Un largo y angustioso silencio, y, como pequeños dedos martillando los nervios, el continuo golpeteo murmurante de la lluvia…

—Jeff —añadió el detective—, sólo podemos adivinar lo que ocurrió después en ese corredor. Hasta ahora hemos podido reconstruir bastante bien, pero… ¿el resto? La luz era tan débil que el asesino reconoció a su víctima únicamente cuando estaba muy próxima. Por lo tanto, no es razonable suponer que Gina Prévost, que estaba a cierta distancia, haya reconocido al asesino o a la víctima. A juzgar por su conversación con Galant, resulta sin embargo evidente que sabía quién era la víctima.

»Es inconcebible que se haya quedado a investigar. Vio el resplandor del cuchillo, la sangre, la caída del cuerpo; sabía que se trataba de un crimen; vio que la cara del asesino se volvía hacia ella y, probablemente, no quiso ver más…
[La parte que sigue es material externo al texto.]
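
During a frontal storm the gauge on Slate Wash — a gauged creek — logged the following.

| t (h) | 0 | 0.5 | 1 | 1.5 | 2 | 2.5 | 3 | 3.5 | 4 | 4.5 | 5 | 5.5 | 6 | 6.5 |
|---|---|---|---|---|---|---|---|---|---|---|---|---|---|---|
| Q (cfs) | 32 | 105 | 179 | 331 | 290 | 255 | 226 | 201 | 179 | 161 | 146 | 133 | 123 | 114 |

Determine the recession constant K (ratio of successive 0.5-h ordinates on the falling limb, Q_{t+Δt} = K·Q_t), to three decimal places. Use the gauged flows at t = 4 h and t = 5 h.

Using the recession-limb readings at t = 4 h and t = 5 h: Q falls from 179 to 146 cfs over 2 intervals.
K = (Q₂/Q₁)^(1/2) = (146/179)^(1/2) = 0.903.

K ≈ 0.903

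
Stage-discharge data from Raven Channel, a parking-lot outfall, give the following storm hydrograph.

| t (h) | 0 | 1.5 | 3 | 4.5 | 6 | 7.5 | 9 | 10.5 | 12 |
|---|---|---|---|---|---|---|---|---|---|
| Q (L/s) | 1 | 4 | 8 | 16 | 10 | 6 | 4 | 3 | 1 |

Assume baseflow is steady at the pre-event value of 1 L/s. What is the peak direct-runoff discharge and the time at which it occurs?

Q_p = 15.0 L/s at t = 4.5 h

Subtracting baseflow gives direct-runoff ordinates: 0.0, 3.0, 7.0, 15.0, 9.0, 5.0, 3.0, 2.0, 0.0 L/s.
The maximum is 15.0 L/s, occurring at the reading for t = 4.5 h.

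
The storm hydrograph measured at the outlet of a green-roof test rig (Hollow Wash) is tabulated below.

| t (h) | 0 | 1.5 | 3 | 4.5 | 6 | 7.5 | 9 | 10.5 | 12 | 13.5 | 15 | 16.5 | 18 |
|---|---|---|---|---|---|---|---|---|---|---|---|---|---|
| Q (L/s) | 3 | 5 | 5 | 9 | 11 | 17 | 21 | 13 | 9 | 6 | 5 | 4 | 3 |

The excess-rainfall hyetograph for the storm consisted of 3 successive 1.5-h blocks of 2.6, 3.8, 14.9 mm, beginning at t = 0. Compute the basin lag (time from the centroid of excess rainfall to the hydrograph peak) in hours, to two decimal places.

t_L ≈ 5.88 h

Centroid of excess rainfall: t_c = Σ P_i·t̄_i / ΣP_i = 3.1162 h (block centres at 0.75, 2.25, 3.75 h).
Hydrograph peak occurs at t = 9 h, so basin lag t_L = 9 − 3.1162 = 5.88 h.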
»Gritó y corrió, dejando la puerta abierta. Por lo tanto, debemos suponer que Claudine Martel, con un cuchillo clavado en la espalda, ha gritado algunas, palabras. Gina Prévost reconoció la voz y comprendió que era su amiga a quien apuñalaban. Si admitimos esto, debemos suponer que se trató de algo más que de un grito o un alarido. Por un grito, Gina Prévost no habría reconocido la voz. “¡Fueron unas palabras, Jeff, varias palabras!”.

Hizo una pausa y con tono grave prosiguió:

—Podemos suponer que, con la muerte oscureciendo su mente, Claudine Martel gritó, con el eco de su voz resonando en las huecas paredes, el nombre de su asesino. El teléfono de Bencolin llamó estridente. Él detective tomó el aparato.

—¡Oiga! —Escuché su voz desde la distancia y un zumbido.

—¿Quién? ¿La señora Duchêne y el señor Robiquet?… Está bien. Hágalos subir.